Stellar guitar heroes gather to celebrate a semi-obscure rock pioneer on this new release, which pairs decades-old recordings by the late Tommy Bolin with contemporary six-string slingers such as Warren Haynes, Derek Trucks, Joe Bonamassa, Nels Cline, Peter Frampton, Steve Morse and others.
Bolin was a revered '70s-era rock-jazz-funk guitarist, singer and songwriter who toured and recorded with both Deep Purple and the James Gang, made two remarkable solo albums and played on influential fusion sessions for Billy Cobham and Alphonse Mouzon. This, he accomplished by the time he was 25, when he died of a drug overdose.
Thirty-six years later, co-producers Haynes and Greg Hampton use some of Bolin's working tapes and outtakes as the foundation over which some of today's hottest ax men play.
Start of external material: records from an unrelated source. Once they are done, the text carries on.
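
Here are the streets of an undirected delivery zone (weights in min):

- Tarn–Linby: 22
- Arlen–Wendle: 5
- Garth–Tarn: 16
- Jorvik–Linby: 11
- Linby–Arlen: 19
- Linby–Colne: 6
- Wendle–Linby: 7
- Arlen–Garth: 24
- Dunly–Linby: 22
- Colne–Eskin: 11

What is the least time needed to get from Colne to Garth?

Shortest distances from Colne:
Colne: 0
Linby: 6  (via Colne)
Eskin: 11  (via Colne)
Wendle: 13  (via Linby)
Jorvik: 17  (via Linby)
Arlen: 18  (via Wendle)
Dunly: 28  (via Linby)
Tarn: 28  (via Linby)
Garth: 42  (via Arlen)
Shortest route: Colne–Linby–Wendle–Arlen–Garth = 42 min.

42 min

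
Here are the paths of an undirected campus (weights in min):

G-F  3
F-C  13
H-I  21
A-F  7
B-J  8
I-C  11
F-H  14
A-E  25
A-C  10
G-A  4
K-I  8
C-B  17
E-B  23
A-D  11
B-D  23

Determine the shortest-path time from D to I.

32 min

Running Dijkstra from D:
D: 0
A: 11  (via D)
G: 15  (via A)
F: 18  (via A)
C: 21  (via A)
B: 23  (via D)
J: 31  (via B)
H: 32  (via F)
I: 32  (via C)
Shortest route: D–A–C–I = 32 min.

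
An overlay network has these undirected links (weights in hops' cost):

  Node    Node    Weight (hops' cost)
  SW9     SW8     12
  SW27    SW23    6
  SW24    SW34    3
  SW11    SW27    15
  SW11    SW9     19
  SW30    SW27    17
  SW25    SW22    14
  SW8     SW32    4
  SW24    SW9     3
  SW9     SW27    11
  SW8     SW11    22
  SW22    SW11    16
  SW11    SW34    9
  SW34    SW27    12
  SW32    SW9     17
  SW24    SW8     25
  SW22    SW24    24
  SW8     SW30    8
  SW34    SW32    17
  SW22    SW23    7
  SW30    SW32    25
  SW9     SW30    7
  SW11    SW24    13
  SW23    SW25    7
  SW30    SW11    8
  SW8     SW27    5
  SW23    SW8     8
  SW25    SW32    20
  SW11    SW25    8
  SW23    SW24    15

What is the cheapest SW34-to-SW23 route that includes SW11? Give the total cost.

Best SW34 to SW11: SW34–SW11 costing 9
Shortest SW11→SW23: SW11–SW25–SW23 = 15
Total via SW11: 9 + 15 = 24 hops' cost.

24 hops' cost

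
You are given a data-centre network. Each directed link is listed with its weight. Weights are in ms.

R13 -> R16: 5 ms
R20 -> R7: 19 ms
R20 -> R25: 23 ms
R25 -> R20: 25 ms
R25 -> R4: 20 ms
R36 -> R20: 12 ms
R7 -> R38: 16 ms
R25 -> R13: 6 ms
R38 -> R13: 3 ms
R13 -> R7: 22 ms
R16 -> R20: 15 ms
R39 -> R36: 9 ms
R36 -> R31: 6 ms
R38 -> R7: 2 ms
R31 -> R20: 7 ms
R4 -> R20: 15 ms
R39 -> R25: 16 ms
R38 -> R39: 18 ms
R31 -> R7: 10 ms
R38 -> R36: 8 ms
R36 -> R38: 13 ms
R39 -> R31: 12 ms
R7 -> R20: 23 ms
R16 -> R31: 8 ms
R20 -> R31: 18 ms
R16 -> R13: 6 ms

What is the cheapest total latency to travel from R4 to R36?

Compare a few routes:
R4 → R20 → R7 → R38 → R39 → R36: 15+19+16+18+9 = 77
R4 → R20 → R7 → R38 → R36: 15+19+16+8 = 58
R4 → R20 → R31 → R7 → R38 → R36: 15+18+10+16+8 = 67
Cheapest is R4 → R20 → R7 → R38 → R36 at 58 ms.

58 ms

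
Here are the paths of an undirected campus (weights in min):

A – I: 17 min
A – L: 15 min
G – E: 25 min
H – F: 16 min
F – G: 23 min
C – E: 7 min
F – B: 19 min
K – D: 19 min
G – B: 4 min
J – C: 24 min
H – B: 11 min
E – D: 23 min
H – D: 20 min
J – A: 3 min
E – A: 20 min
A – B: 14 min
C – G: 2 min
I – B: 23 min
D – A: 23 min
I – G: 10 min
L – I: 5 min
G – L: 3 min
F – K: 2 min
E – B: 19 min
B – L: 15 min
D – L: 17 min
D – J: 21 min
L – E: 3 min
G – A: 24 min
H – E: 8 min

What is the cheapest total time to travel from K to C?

Shortest distances from K:
K: 0
F: 2  (via K)
H: 18  (via F)
D: 19  (via K)
B: 21  (via F)
G: 25  (via F)
E: 26  (via H)
C: 27  (via G)
Shortest route: K → F → G → C = 27 min.

27 min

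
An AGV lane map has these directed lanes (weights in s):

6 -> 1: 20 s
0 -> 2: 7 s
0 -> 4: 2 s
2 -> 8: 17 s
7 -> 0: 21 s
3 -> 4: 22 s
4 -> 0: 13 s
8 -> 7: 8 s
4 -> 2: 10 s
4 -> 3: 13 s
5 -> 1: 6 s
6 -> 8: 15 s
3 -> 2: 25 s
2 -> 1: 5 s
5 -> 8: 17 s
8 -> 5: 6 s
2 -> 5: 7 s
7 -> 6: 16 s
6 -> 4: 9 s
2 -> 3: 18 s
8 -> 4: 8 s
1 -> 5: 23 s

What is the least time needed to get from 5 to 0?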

The mixes can be a little rough, and the graft doesn't always bear fruit. But when it does, the results are explosive. Trucks especially tears it up on the fusion excursion "Smooth Fandango," and Haynes adds some nice Bolin-style sonic touches to "Teaser." The most delicious track is "Savannah Woman," on which jazz maestro John Scofield's elegant licks perfectly complement the number's breezy tropical vibe.
Bolin's original vocals remain on most of the tracks. But former Deep Purple bassist Glenn Hughes howls convincingly on "Sugar Shack" and "Lotus."
One is tempted to wonder: Since Bolin's original recordings hold up surprisingly well, why didn't players of this caliber simply record an all-new tribute album?